Called to Courage - Facing our Fear

Even if a decision seems easy or the way ahead seems clear, barriers can stop us from stepping into the callings God has placed on our lives. What holds us back? Above all, fear can hold us back from the callings God has for us.

The key to overcoming such fear is recognizing we have a God Who is bigger than even our greatest failings. How often have I tasted the bitterness of disappointments, fears, and failures, only to find that, by His Spirit, sweetness arises out of them? Years after a bitter disappointment, I realize that the very failure has taught me lessons I would never have learned otherwise, and that the result was far more enriching than success at the time could ever have been.

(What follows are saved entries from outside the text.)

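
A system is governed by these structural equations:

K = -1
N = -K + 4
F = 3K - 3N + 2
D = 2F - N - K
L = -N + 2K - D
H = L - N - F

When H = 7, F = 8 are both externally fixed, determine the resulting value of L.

Under do(H = 7, F = 8), each intervened variable's structural equation is replaced by its fixed value.
N = -K + 4  [with K=-1]  = 5
D = 2F - N - K  [with F=8, N=5, K=-1]  = 12
L = -N + 2K - D  [with N=5, K=-1, D=12]  = -19

-19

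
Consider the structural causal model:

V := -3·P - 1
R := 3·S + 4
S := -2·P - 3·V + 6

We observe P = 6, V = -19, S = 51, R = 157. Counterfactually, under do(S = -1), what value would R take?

The intervention breaks the incoming arrows to S: S := -2·P - 3·V + 6 no longer applies, and S = -1.
R = 3·S + 4  [with S=-1]  = 1

1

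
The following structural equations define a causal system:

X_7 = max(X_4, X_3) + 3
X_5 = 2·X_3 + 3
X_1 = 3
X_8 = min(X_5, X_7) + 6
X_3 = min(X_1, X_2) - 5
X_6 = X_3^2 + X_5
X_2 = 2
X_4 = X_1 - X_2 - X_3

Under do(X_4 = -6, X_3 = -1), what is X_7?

2

The joint intervention fixes X_4 = -6, X_3 = -1, removing each variable's own equation.
X_7 = max(X_4, X_3) + 3  [with X_4=-6, X_3=-1]  = 2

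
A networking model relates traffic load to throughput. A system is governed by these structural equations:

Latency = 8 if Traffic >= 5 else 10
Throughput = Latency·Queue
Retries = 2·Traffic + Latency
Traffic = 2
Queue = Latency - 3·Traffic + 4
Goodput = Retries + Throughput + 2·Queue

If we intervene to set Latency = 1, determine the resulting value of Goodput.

2

Under do(Latency=1), the mechanism Latency = 8 if Traffic >= 5 else 10 is discarded; Latency is fixed at 1.
Queue = Latency - 3·Traffic + 4  [with Latency=1, Traffic=2]  = -1
Retries = 2·Traffic + Latency  [with Traffic=2, Latency=1]  = 5
Throughput = Latency·Queue  [with Latency=1, Queue=-1]  = -1
Goodput = Retries + Throughput + 2·Queue  [with Retries=5, Throughput=-1, Queue=-1]  = 2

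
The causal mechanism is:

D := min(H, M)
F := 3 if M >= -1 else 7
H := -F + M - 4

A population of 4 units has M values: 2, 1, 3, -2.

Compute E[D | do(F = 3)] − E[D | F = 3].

-1

Under do(F=3), F's equation is replaced by F=3 for every unit. Per-unit D: -5, -6, -4, -9. Mean = -6.
E[D|F=3] averages over only the 3 units with F=3 (M = 2, 1, 3): D = -5, -6, -4, mean -5.
Difference = -6 − (-5) = -1.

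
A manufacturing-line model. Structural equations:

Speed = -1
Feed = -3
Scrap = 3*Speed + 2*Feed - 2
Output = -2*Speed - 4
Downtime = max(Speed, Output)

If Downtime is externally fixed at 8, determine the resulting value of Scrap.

-11

do(Downtime=8) replaces the equation Downtime = max(Speed, Output) with the constant Downtime = 8.
Scrap is not downstream of the intervention, so its value is determined by the original equations.
Scrap = 3*Speed + 2*Feed - 2  [with Speed=-1, Feed=-3]  = -11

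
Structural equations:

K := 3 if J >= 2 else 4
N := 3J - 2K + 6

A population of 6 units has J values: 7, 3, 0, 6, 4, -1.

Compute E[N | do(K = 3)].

do(K=3) breaks K's dependence on J. With K=3 fixed, N across the units is 21, 9, 0, 18, 12, -3, mean 9.5.

9.5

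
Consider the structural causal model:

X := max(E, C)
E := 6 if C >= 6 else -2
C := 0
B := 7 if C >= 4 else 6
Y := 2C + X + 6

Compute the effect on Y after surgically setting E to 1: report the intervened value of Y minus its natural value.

1

Under do(E=1), the mechanism E := 6 if C >= 6 else -2 is discarded; E is fixed at 1.
X = max(E, C)  [with E=1, C=0]  = 1
Y = 2C + X + 6  [with C=0, X=1]  = 7
Without intervention: E = 6 if C >= 6 else -2  [with C=0]  = -2; X = max(E, C)  [with E=-2, C=0]  = 0; Y = 2C + X + 6  [with C=0, X=0]  = 6.
Change = 7 − 6 = 1.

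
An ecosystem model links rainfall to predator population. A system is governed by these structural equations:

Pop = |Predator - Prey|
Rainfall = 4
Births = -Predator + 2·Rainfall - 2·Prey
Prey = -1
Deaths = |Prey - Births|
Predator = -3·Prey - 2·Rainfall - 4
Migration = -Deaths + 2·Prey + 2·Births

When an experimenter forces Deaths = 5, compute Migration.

The intervention breaks the incoming arrows to Deaths: Deaths = |Prey - Births| no longer applies, and Deaths = 5.
Predator = -3·Prey - 2·Rainfall - 4  [with Prey=-1, Rainfall=4]  = -9
Births = -Predator + 2·Rainfall - 2·Prey  [with Predator=-9, Rainfall=4, Prey=-1]  = 19
Migration = -Deaths + 2·Prey + 2·Births  [with Deaths=5, Prey=-1, Births=19]  = 31

31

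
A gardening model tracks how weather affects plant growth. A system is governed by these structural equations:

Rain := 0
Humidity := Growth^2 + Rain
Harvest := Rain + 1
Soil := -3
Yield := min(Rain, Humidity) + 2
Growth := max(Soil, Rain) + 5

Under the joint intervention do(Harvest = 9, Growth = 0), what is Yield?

2

Under do(Harvest = 9, Growth = 0), each intervened variable's structural equation is replaced by its fixed value.
Humidity = Growth^2 + Rain  [with Growth=0, Rain=0]  = 0
Yield = min(Rain, Humidity) + 2  [with Rain=0, Humidity=0]  = 2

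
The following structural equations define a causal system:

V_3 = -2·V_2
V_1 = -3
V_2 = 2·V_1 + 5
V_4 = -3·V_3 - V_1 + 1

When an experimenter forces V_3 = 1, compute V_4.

The intervention breaks the incoming arrows to V_3: V_3 = -2·V_2 no longer applies, and V_3 = 1.
V_4 = -3·V_3 - V_1 + 1  [with V_3=1, V_1=-3]  = 1

1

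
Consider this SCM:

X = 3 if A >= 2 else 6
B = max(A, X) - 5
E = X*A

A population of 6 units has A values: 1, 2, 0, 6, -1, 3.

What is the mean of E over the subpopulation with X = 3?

E[E|X=3] averages over only the 3 units with X=3 (A = 2, 6, 3): E = 6, 18, 9, mean 11.

11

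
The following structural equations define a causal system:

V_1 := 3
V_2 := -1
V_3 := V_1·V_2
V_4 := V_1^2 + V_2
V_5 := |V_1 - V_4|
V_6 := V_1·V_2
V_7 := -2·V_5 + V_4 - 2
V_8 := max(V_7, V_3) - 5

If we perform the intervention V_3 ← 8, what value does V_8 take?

The intervention breaks the incoming arrows to V_3: V_3 := V_1·V_2 no longer applies, and V_3 = 8.
V_4 = V_1^2 + V_2  [with V_1=3, V_2=-1]  = 8
V_5 = |V_1 - V_4|  [with V_1=3, V_4=8]  = 5
V_7 = -2·V_5 + V_4 - 2  [with V_5=5, V_4=8]  = -4
V_8 = max(V_7, V_3) - 5  [with V_7=-4, V_3=8]  = 3

3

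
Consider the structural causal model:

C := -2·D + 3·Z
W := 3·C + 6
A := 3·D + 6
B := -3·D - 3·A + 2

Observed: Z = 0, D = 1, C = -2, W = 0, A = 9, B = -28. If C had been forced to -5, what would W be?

The intervention breaks the incoming arrows to C: C := -2·D + 3·Z no longer applies, and C = -5.
W = 3·C + 6  [with C=-5]  = -9

-9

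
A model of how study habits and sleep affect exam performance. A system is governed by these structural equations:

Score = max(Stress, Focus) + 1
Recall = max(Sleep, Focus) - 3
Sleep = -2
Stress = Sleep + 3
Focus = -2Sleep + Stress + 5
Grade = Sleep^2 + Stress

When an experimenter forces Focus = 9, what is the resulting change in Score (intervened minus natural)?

-1

The intervention breaks the incoming arrows to Focus: Focus = -2Sleep + Stress + 5 no longer applies, and Focus = 9.
Stress = Sleep + 3  [with Sleep=-2]  = 1
Score = max(Stress, Focus) + 1  [with Stress=1, Focus=9]  = 10
Without intervention: Stress = Sleep + 3  [with Sleep=-2]  = 1; Focus = -2Sleep + Stress + 5  [with Sleep=-2, Stress=1]  = 10; Score = max(Stress, Focus) + 1  [with Stress=1, Focus=10]  = 11.
Change = 10 − 11 = -1.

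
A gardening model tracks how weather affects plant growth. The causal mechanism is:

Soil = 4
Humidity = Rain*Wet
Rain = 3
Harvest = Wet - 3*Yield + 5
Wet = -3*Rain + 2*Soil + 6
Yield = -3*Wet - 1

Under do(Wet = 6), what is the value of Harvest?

68

The intervention breaks the incoming arrows to Wet: Wet = -3*Rain + 2*Soil + 6 no longer applies, and Wet = 6.
Yield = -3*Wet - 1  [with Wet=6]  = -19
Harvest = Wet - 3*Yield + 5  [with Wet=6, Yield=-19]  = 68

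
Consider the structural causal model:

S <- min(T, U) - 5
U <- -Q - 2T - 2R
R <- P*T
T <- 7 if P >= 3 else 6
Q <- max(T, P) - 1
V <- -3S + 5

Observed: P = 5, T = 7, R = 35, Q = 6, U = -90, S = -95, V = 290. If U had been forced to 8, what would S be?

2

The intervention breaks the incoming arrows to U: U <- -Q - 2T - 2R no longer applies, and U = 8.
T = 7 if P >= 3 else 6  [with P=5]  = 7
S = min(T, U) - 5  [with T=7, U=8]  = 2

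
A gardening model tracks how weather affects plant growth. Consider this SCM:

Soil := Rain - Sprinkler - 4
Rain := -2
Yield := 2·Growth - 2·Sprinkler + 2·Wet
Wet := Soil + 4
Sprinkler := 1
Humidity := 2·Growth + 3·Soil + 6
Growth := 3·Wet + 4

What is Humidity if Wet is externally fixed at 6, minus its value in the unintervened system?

Under do(Wet=6), the mechanism Wet := Soil + 4 is discarded; Wet is fixed at 6.
Soil = Rain - Sprinkler - 4  [with Rain=-2, Sprinkler=1]  = -7
Growth = 3·Wet + 4  [with Wet=6]  = 22
Humidity = 2·Growth + 3·Soil + 6  [with Growth=22, Soil=-7]  = 29
Without intervention: Soil = Rain - Sprinkler - 4  [with Rain=-2, Sprinkler=1]  = -7; Wet = Soil + 4  [with Soil=-7]  = -3; Growth = 3·Wet + 4  [with Wet=-3]  = -5; Humidity = 2·Growth + 3·Soil + 6  [with Growth=-5, Soil=-7]  = -25.
Change = 29 − (-25) = 54.

54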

Quite recently, I had to face the pain of acute disappointment and failure. About two years ago, a number of colleagues and I began to create a private investment fund. We rented offices; we recruited people to work on this new idea; we started raising money. Then, a few months into the new venture, it was quite clear that the market had moved against us, and we had to face a decision of whether to linger on or to cut our losses and admit failure—not an experience I’d often had before. But there it was—the heartache, the failed dreams, the unmet expectations, the disappointment of having to let people go. Still lingering was belief that it might have been able to work, if only we’d had more time and the markets had been a little more moderate. But it was the end of the road. The failure was acute and the pain intense. It still is.

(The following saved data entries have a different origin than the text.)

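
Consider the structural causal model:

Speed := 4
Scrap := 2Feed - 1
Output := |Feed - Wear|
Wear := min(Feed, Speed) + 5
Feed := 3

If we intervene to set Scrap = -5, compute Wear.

Under do(Scrap=-5), the mechanism Scrap := 2Feed - 1 is discarded; Scrap is fixed at -5.
Since Wear is not a descendant of the intervened variable, it is unaffected.
Wear = min(Feed, Speed) + 5  [with Feed=3, Speed=4]  = 8

8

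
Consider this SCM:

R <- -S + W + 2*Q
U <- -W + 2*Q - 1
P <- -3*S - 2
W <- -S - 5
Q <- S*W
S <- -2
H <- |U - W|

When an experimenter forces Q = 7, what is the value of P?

The intervention breaks the incoming arrows to Q: Q <- S*W no longer applies, and Q = 7.
Since P is not a descendant of the intervened variable, it is unaffected.
P = -3*S - 2  [with S=-2]  = 4

4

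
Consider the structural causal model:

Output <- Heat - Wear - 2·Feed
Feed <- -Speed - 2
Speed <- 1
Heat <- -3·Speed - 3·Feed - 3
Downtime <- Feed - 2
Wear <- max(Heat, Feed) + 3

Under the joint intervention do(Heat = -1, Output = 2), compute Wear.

The joint intervention fixes Heat = -1, Output = 2, removing each variable's own equation.
Feed = -Speed - 2  [with Speed=1]  = -3
Wear = max(Heat, Feed) + 3  [with Heat=-1, Feed=-3]  = 2

2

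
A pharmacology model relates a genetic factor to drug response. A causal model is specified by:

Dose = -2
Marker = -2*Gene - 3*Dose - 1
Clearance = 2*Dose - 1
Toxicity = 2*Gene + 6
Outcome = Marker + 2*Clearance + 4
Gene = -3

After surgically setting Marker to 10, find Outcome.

4

The intervention breaks the incoming arrows to Marker: Marker = -2*Gene - 3*Dose - 1 no longer applies, and Marker = 10.
Clearance = 2*Dose - 1  [with Dose=-2]  = -5
Outcome = Marker + 2*Clearance + 4  [with Marker=10, Clearance=-5]  = 4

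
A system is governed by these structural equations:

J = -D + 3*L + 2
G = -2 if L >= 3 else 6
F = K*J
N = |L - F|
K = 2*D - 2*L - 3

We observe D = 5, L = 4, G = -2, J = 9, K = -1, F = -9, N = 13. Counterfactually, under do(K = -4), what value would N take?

Under do(K=-4), the mechanism K = 2*D - 2*L - 3 is discarded; K is fixed at -4.
J = -D + 3*L + 2  [with D=5, L=4]  = 9
F = K*J  [with K=-4, J=9]  = -36
N = |L - F|  [with L=4, F=-36]  = 40

40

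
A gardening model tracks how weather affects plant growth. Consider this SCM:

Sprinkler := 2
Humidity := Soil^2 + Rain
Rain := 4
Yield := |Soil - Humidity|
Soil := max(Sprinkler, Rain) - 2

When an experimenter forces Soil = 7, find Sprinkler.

2

Under do(Soil=7), the mechanism Soil := max(Sprinkler, Rain) - 2 is discarded; Soil is fixed at 7.
Since Sprinkler is not a descendant of the intervened variable, it is unaffected.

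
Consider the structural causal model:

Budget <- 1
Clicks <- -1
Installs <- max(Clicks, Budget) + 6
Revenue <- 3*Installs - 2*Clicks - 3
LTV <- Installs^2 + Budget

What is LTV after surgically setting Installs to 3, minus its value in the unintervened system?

do(Installs=3) replaces the equation Installs <- max(Clicks, Budget) + 6 with the constant Installs = 3.
LTV = Installs^2 + Budget  [with Installs=3, Budget=1]  = 10
Without intervention: Installs = max(Clicks, Budget) + 6  [with Clicks=-1, Budget=1]  = 7; LTV = Installs^2 + Budget  [with Installs=7, Budget=1]  = 50.
Change = 10 − 50 = -40.

-40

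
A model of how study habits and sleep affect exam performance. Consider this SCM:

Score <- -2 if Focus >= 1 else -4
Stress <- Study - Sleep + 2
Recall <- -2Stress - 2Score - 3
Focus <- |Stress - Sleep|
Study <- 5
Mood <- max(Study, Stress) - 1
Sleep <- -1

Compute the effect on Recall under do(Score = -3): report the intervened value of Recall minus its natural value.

2

Under do(Score=-3), the mechanism Score <- -2 if Focus >= 1 else -4 is discarded; Score is fixed at -3.
Stress = Study - Sleep + 2  [with Study=5, Sleep=-1]  = 8
Recall = -2Stress - 2Score - 3  [with Stress=8, Score=-3]  = -13
Without intervention: Stress = Study - Sleep + 2  [with Study=5, Sleep=-1]  = 8; Focus = |Stress - Sleep|  [with Stress=8, Sleep=-1]  = 9; Score = -2 if Focus >= 1 else -4  [with Focus=9]  = -2; Recall = -2Stress - 2Score - 3  [with Stress=8, Score=-2]  = -15.
Change = -13 − (-15) = 2.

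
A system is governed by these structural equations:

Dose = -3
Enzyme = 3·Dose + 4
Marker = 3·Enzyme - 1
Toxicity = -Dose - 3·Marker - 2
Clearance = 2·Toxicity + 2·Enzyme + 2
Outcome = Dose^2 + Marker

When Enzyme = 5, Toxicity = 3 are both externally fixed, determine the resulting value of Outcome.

23

The joint intervention fixes Enzyme = 5, Toxicity = 3, removing each variable's own equation.
Marker = 3·Enzyme - 1  [with Enzyme=5]  = 14
Outcome = Dose^2 + Marker  [with Dose=-3, Marker=14]  = 23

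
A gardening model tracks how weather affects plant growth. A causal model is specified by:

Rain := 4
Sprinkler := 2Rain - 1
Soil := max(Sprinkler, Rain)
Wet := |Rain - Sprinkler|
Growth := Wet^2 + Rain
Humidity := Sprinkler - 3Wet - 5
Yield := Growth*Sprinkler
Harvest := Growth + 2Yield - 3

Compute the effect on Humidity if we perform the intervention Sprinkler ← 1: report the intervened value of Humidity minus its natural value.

-6

Under do(Sprinkler=1), the mechanism Sprinkler := 2Rain - 1 is discarded; Sprinkler is fixed at 1.
Wet = |Rain - Sprinkler|  [with Rain=4, Sprinkler=1]  = 3
Humidity = Sprinkler - 3Wet - 5  [with Sprinkler=1, Wet=3]  = -13
Without intervention: Sprinkler = 2Rain - 1  [with Rain=4]  = 7; Wet = |Rain - Sprinkler|  [with Rain=4, Sprinkler=7]  = 3; Humidity = Sprinkler - 3Wet - 5  [with Sprinkler=7, Wet=3]  = -7.
Change = -13 − (-7) = -6.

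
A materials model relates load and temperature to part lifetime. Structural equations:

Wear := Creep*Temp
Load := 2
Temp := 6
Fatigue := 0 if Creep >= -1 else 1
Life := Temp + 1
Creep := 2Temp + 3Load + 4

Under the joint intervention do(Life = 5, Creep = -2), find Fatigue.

Under do(Life = 5, Creep = -2), each intervened variable's structural equation is replaced by its fixed value.
Fatigue = 0 if Creep >= -1 else 1  [with Creep=-2]  = 1

1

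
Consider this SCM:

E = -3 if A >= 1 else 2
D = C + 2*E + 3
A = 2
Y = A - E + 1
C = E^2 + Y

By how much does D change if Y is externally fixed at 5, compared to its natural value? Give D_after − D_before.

do(Y=5) replaces the equation Y = A - E + 1 with the constant Y = 5.
E = -3 if A >= 1 else 2  [with A=2]  = -3
C = E^2 + Y  [with E=-3, Y=5]  = 14
D = C + 2*E + 3  [with C=14, E=-3]  = 11
Without intervention: E = -3 if A >= 1 else 2  [with A=2]  = -3; Y = A - E + 1  [with A=2, E=-3]  = 6; C = E^2 + Y  [with E=-3, Y=6]  = 15; D = C + 2*E + 3  [with C=15, E=-3]  = 12.
Change = 11 − 12 = -1.

-1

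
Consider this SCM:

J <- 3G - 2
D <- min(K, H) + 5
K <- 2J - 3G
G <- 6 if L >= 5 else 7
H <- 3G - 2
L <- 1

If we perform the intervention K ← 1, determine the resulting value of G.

Under do(K=1), the mechanism K <- 2J - 3G is discarded; K is fixed at 1.
No directed path runs from K to G, so G keeps its natural value.
G = 6 if L >= 5 else 7  [with L=1]  = 7

7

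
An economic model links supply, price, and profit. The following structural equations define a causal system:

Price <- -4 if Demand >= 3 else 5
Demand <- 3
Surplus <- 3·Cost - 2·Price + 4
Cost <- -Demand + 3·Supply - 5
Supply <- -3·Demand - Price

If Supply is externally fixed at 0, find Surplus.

do(Supply=0) replaces the equation Supply <- -3·Demand - Price with the constant Supply = 0.
Price = -4 if Demand >= 3 else 5  [with Demand=3]  = -4
Cost = -Demand + 3·Supply - 5  [with Demand=3, Supply=0]  = -8
Surplus = 3·Cost - 2·Price + 4  [with Cost=-8, Price=-4]  = -12

-12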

But I take my strength in the knowledge that Jehovah-Rapha, my God and my Savior Who turns the bitter into the sweet, will take my struggle and work on me in the midst of this failure.

Doubtless, we will all fail at something at some point in our lives. But we will never be failures. For that to happen Christ within us would have to fail. And He won’t. It’s a vital distinction.

There’s a lesson for us here. Don’t linger on the inevitable failures. Do learn, but don’t look back, and certainly not in anger. Move on in confidence that you have God by your side.  One hears many leaders and managers declaring in a blustering tone to their teams, “Failure is not an option!” But this is wrong.  Being willing to fail is an essential part of our callings.

As Christians, we are carriers of a great hope: hope in a God who is above and beyond all things, hope that places of darkness and despair might be transformed into places of life and light. But the hardest thing about this great hope is that we don’t know how it is going to play out in our individual lives. We are called to face an uncertain future in confidence, but we are not fortune-tellers. Ecclesiastes 8:7 says, “Since no one knows the future, who can tell someone else what is to come?” It is only God Who sees all things and knows all things. Whenever we step out in faith, we take a risk.

One great truth that I have continuously learned throughout my life: often the long and tortuous route is more fruitful than the quick shortcut. We frequently learn deeper lessons in the byways than on the highways.